Jogging into another empty room, I glanced around to see if I had somewhere to hide in it. I couldn’t hear any footsteps, and for all I knew, he could’ve given up and gone back to kissing Fallon until their lips fell off.

It was a fairly small maintenance room. The door was unlocked, and I still had cell phone reception, so I decided to stay there until the party died down and I could call Lucas and ask when we were heading back to the hotel. I dragged the heavy door behind me shut and flicked on the flashlight on my phone. The screen was broken, but it still shone just as bright, much like Alex.

I dragged my back against the wall and squatted, gathering my knees in my arms and resting my chin on top.

You were right, heart.

I’m sorry, heart.

Never again. Never again. Never, ever, ever again. Ad infinitum.
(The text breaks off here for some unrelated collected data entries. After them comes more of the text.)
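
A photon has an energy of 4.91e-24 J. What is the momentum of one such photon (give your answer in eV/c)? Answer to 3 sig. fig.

3.06e-5 eV/c

The photon relation is p = E/c, giving p = 1.638e-32 kg·m/s.
Converting to eV/c: p = 3.065e-5 eV/c ≈ 3.06e-5 eV/c.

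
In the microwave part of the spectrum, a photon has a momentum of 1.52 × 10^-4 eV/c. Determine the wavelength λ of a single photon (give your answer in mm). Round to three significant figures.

Take h = 6.62607015 × 10^-34 J·s, c = 2.99792458 × 10^8 m/s, 1 eV = 1.602176634 × 10^-19 J.
In SI units: p = 1.52 × 10^-4 eV/c = 8.1233 × 10^-32 kg·m/s.
Since λ = h/p for a photon, λ = 0.008157 m.
Converting to mm: λ = 8.157 mm ≈ 8.16 mm.

8.16 mm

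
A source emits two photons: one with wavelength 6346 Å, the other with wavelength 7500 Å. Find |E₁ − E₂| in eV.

Using E = hc/λ: E₁ = 3.1302 × 10^-19 J, E₂ = 2.6486 × 10^-19 J.
|ΔE| = |3.1302 × 10^-19 − 2.6486 × 10^-19| = 4.82 × 10^-20 J = 0.301 eV.

0.301 eV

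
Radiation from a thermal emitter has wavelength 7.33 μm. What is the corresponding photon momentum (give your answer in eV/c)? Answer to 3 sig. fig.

0.169 eV/c

First convert: λ = 7.33 μm = 7.33 × 10^-6 m.
Since p = h/λ for a photon, p = 9.040 × 10^-29 kg·m/s.
Converting to eV/c: p = 0.1691 eV/c ≈ 0.169 eV/c.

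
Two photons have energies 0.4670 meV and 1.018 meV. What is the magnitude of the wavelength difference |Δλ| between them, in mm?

1.44 mm

Using λ = hc/E: λ₁ = 0.0026549 m, λ₂ = 0.0012179 m.
|Δλ| = |0.0026549 − 0.0012179| = 0.00144 m = 1.44 mm.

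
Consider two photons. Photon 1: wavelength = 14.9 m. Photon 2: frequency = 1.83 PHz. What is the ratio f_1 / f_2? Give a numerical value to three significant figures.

f_1 = 2.012 × 10^7 Hz (from wavelength = 14.9 m, via f = c/λ).
f_2 = 1.830 × 10^15 Hz (from frequency = 1.83 PHz, via f given directly).
Ratio = 2.012 × 10^7 / 1.830 × 10^15 = 1.10 × 10^-8.

1.10 × 10^-8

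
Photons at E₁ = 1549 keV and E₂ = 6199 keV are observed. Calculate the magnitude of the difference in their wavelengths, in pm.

Using λ = hc/E: λ₁ = 8.0041 × 10^-13 m, λ₂ = 2.0001 × 10^-13 m.
|Δλ| = |8.0041 × 10^-13 − 2.0001 × 10^-13| = 6.00 × 10^-13 m = 0.600 pm.

0.600 pm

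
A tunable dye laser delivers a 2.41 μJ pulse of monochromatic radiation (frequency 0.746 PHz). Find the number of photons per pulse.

Per-photon energy: E = 4.943e-19 J (from frequency = 0.746 PHz).
N = E_total / E_photon = 2.41e-6 J / 4.943e-19 J = 4.88e12.

4.88e12 photons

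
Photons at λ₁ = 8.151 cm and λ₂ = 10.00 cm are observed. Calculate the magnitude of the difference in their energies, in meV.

2.81 × 10^-3 meV

Using E = hc/λ: E₁ = 2.4371 × 10^-24 J, E₂ = 1.9864 × 10^-24 J.
|ΔE| = |2.4371 × 10^-24 − 1.9864 × 10^-24| = 4.51 × 10^-25 J = 2.81 × 10^-3 meV.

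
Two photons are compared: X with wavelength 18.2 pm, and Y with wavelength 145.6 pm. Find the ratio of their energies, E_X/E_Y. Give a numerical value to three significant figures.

E_X = 1.091e-14 J (from wavelength = 18.2 pm, via E = hc/λ).
E_Y = 1.364e-15 J (from wavelength = 145.6 pm, via E = hc/λ).
Ratio = 1.091e-14 / 1.364e-15 = 8.00.

8.00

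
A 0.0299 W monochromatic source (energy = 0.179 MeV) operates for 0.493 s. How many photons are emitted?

Total energy: E_total = P·t = 0.0299 × 0.493 = 0.01474 J.
Per-photon energy: E = 2.868e-14 J.
N = E_total / E_photon = 5.14e11.

5.14e11 photons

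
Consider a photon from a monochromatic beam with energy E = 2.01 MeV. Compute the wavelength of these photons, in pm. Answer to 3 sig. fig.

(h = 6.62607015 × 10^-34 J·s, c = 2.99792458 × 10^8 m/s, 1 eV = 1.602176634 × 10^-19 J.)
Convert to SI: E = 2.01 MeV = 3.2204 × 10^-13 J.
Apply λ = hc/E: λ = 6.168 × 10^-13 m.
Converting to pm: λ = 0.6168 pm ≈ 0.617 pm.

0.617 pm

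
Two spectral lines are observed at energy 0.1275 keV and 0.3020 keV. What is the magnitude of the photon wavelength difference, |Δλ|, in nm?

Using λ = hc/E: λ₁ = 9.7243·10^-9 m, λ₂ = 4.1054·10^-9 m.
|Δλ| = |9.7243·10^-9 − 4.1054·10^-9| = 5.62·10^-9 m = 5.62 nm.

5.62 nm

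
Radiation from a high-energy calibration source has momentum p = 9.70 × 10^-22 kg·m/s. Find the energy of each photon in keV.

For a photon E = pc, so E = 2.908 × 10^-13 J.
Converting to keV: E = 1815 keV ≈ 1820 keV.

1820 keV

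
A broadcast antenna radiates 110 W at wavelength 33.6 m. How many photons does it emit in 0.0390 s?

Total energy: E_total = P·t = 110 × 0.0390 = 4.290 J.
Per-photon energy: E = 5.912 × 10^-27 J.
N = E_total / E_photon = 7.26 × 10^26.

7.26 × 10^26 photons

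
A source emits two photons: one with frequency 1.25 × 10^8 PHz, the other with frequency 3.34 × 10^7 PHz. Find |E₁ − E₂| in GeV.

Using E = hf: E₁ = 8.283 × 10^-11 J, E₂ = 2.213 × 10^-11 J.
|ΔE| = |8.283 × 10^-11 − 2.213 × 10^-11| = 6.07 × 10^-11 J = 0.379 GeV.

0.379 GeV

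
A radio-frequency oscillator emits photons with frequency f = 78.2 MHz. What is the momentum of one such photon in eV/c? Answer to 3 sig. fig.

Take h = 6.62607015 × 10^-34 J·s, c = 2.99792458 × 10^8 m/s, 1 eV = 1.602176634 × 10^-19 J.
In SI units: f = 78.2 MHz = 7.82 × 10^7 Hz.
Apply p = hf/c: p = 1.728 × 10^-34 kg·m/s.
Converting to eV/c: p = 3.234 × 10^-7 eV/c ≈ 3.23 × 10^-7 eV/c.

3.23 × 10^-7 eV/c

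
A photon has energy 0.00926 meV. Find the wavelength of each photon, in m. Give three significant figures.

0.134 m

In SI units: E = 0.00926 meV = 1.4836e-24 J.
Apply λ = hc/E: λ = 0.1339 m.
So λ ≈ 0.134 m.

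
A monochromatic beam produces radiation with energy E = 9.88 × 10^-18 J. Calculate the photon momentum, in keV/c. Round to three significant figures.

Take c = 2.99792458 × 10^8 m/s, 1 eV = 1.602176634 × 10^-19 J.
For a photon p = E/c, so p = 3.296 × 10^-26 kg·m/s.
Converting to keV/c: p = 0.06167 keV/c ≈ 0.0617 keV/c.

0.0617 keV/c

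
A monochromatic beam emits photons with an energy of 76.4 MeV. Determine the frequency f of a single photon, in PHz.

1.85 × 10^7 PHz

(h = 6.62607015 × 10^-34 J·s, 1 eV = 1.602176634 × 10^-19 J.)
In SI units: E = 76.4 MeV = 1.2241 × 10^-11 J.
Since f = E/h for a photon, f = 1.847 × 10^22 Hz.
Converting to PHz: f = 1.847 × 10^7 PHz ≈ 1.85 × 10^7 PHz.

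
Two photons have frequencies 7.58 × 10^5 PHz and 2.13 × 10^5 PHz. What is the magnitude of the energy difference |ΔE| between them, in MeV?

Using E = hf: E₁ = 5.023 × 10^-13 J, E₂ = 1.411 × 10^-13 J.
|ΔE| = |5.023 × 10^-13 − 1.411 × 10^-13| = 3.61 × 10^-13 J = 2.25 MeV.

2.25 MeV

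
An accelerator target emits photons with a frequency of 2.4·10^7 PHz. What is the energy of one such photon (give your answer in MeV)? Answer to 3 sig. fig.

Convert to SI: f = 2.4·10^7 PHz = 2.4·10^22 Hz.
Since E = hf for a photon, E = 1.590·10^-11 J.
Converting to MeV: E = 99.26 MeV ≈ 99.3 MeV.

99.3 MeV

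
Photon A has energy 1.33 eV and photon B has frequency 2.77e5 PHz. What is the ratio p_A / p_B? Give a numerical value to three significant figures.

1.16e-6

p_A = 7.108e-28 kg·m/s (from energy = 1.33 eV, via p = E/c).
p_B = 6.122e-22 kg·m/s (from frequency = 2.77e5 PHz, via p = hf/c).
Ratio = 7.108e-28 / 6.122e-22 = 1.16e-6.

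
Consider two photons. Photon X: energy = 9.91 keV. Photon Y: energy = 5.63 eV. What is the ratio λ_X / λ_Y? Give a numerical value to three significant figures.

5.68e-4

λ_X = 1.251e-10 m (from energy = 9.91 keV, via λ = hc/E).
λ_Y = 2.202e-7 m (from energy = 5.63 eV, via λ = hc/E).
Ratio = 1.251e-10 / 2.202e-7 = 5.68e-4.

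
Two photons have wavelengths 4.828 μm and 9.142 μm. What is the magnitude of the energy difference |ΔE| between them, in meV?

121 meV

Using E = hc/λ: E₁ = 4.1144e-20 J, E₂ = 2.1729e-20 J.
|ΔE| = |4.1144e-20 − 2.1729e-20| = 1.94e-20 J = 121 meV.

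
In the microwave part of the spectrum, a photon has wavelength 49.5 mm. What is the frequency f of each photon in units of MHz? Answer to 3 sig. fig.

6060 MHz

Convert to SI: λ = 49.5 mm = 0.0495 m.
The photon relation is f = c/λ, giving f = 6.056e9 Hz.
Converting to MHz: f = 6056 MHz ≈ 6060 MHz.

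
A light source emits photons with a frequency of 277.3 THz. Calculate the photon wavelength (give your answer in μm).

1.08 μm

First convert: f = 277.3 THz = 2.773 × 10^14 Hz.
Since λ = c/f for a photon, λ = 1.081 × 10^-6 m.
Converting to μm: λ = 1.081 μm ≈ 1.08 μm.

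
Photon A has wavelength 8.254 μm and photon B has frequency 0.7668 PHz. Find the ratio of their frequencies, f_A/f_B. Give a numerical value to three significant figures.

f_A = 3.632e13 Hz (from wavelength = 8.254 μm, via f = c/λ).
f_B = 7.668e14 Hz (from frequency = 0.7668 PHz, via f given directly).
Ratio = 3.632e13 / 7.668e14 = 0.0474.

0.0474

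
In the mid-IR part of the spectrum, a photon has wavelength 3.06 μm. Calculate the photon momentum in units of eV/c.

0.405 eV/c

Use h = 6.62607015e-34 J·s, c = 2.99792458e8 m/s, 1 eV = 1.602176634e-19 J.
Convert to SI: λ = 3.06 μm = 3.06e-6 m.
Since p = h/λ for a photon, p = 2.165e-28 kg·m/s.
Converting to eV/c: p = 0.4052 eV/c ≈ 0.405 eV/c.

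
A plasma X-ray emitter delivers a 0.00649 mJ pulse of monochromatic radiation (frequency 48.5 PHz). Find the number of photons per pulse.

Per-photon energy: E = 3.214e-17 J (from frequency = 48.5 PHz).
N = E_total / E_photon = 6.49e-6 J / 3.214e-17 J = 2.02e11.

2.02e11 photons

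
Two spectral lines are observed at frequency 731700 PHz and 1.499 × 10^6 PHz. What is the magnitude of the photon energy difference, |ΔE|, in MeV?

Using E = hf: E₁ = 4.8483 × 10^-13 J, E₂ = 9.9325 × 10^-13 J.
|ΔE| = |4.8483 × 10^-13 − 9.9325 × 10^-13| = 5.08 × 10^-13 J = 3.17 MeV.

3.17 MeV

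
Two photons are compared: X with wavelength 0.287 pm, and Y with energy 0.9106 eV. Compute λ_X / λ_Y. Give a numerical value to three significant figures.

λ_X = 2.870e-13 m (from wavelength = 0.287 pm, via λ given directly).
λ_Y = 1.362e-6 m (from energy = 0.9106 eV, via λ = hc/E).
Ratio = 2.870e-13 / 1.362e-6 = 2.11e-7.

2.11e-7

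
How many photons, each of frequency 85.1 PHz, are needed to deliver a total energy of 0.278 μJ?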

Ten minutes passed. Maybe more. Somehow, it didn’t surprise me when the door flung open and light poured through the crack. Then he came to me, like in a dream. Tall, commanding frame, confident footsteps. Fierce brutality stemming from his mere existence on this planet. Everything I’d studied and admired for the last couple months assaulted me when he entered the tight, dark space. I didn’t know what to expect. Maybe for him to apologize, or to be mean and his usual terminally indifferent self. For him to tell me I always knew it was going to be this way. That we were temporary. That Fallon had his heart. That I had his body, and a few rebound songs that always left me balancing on a thin thread of flattered and furious.

“Get up.” His voice was like a whip. He grabbed my hand and pulled me to his chest in one, effortless movement.

I groaned and glued my back to the wall, pushing him away. “Go away.”

He tried to yank me closer, his movements becoming desperate and impatient, when I pushed him off again, this time harder.

“The dress!” I tried to control my labored breaths. “It was for you. The patches were you. That’s why I made it. Out of your songs, Alex. If you looked closely.” I tore a patch of the dress, waving it in his face.

Go tell your friends that I’m the one,

Other guys have had their run,

Your soul is mine, and that’s the end,

I don’t even care, that you fucked my whole band.

“I did it for you. Because you’re layered and multicolored and different and…and…” And torn. My dress had fallen apart. Nothing I ever made fell apart. Other than The Paris Dress. Other than his dress. I inhaled, squeezing my eyes shut. “Just…leave.”

“Why?”

“Why?” I laughed, struggling to keep my tears at bay. I wasn’t going to cry. Especially over him. “You kissed your ex-girlfriend in front of me while I was in a dress I made for you. Because I feel like the stupidest girl in the world right now, and I think I’m allowed this one moment of quiet meltdown without an audience. You can sympathize, right? Understand the need to be broken without the limelight shining all over your ugly-cry face?”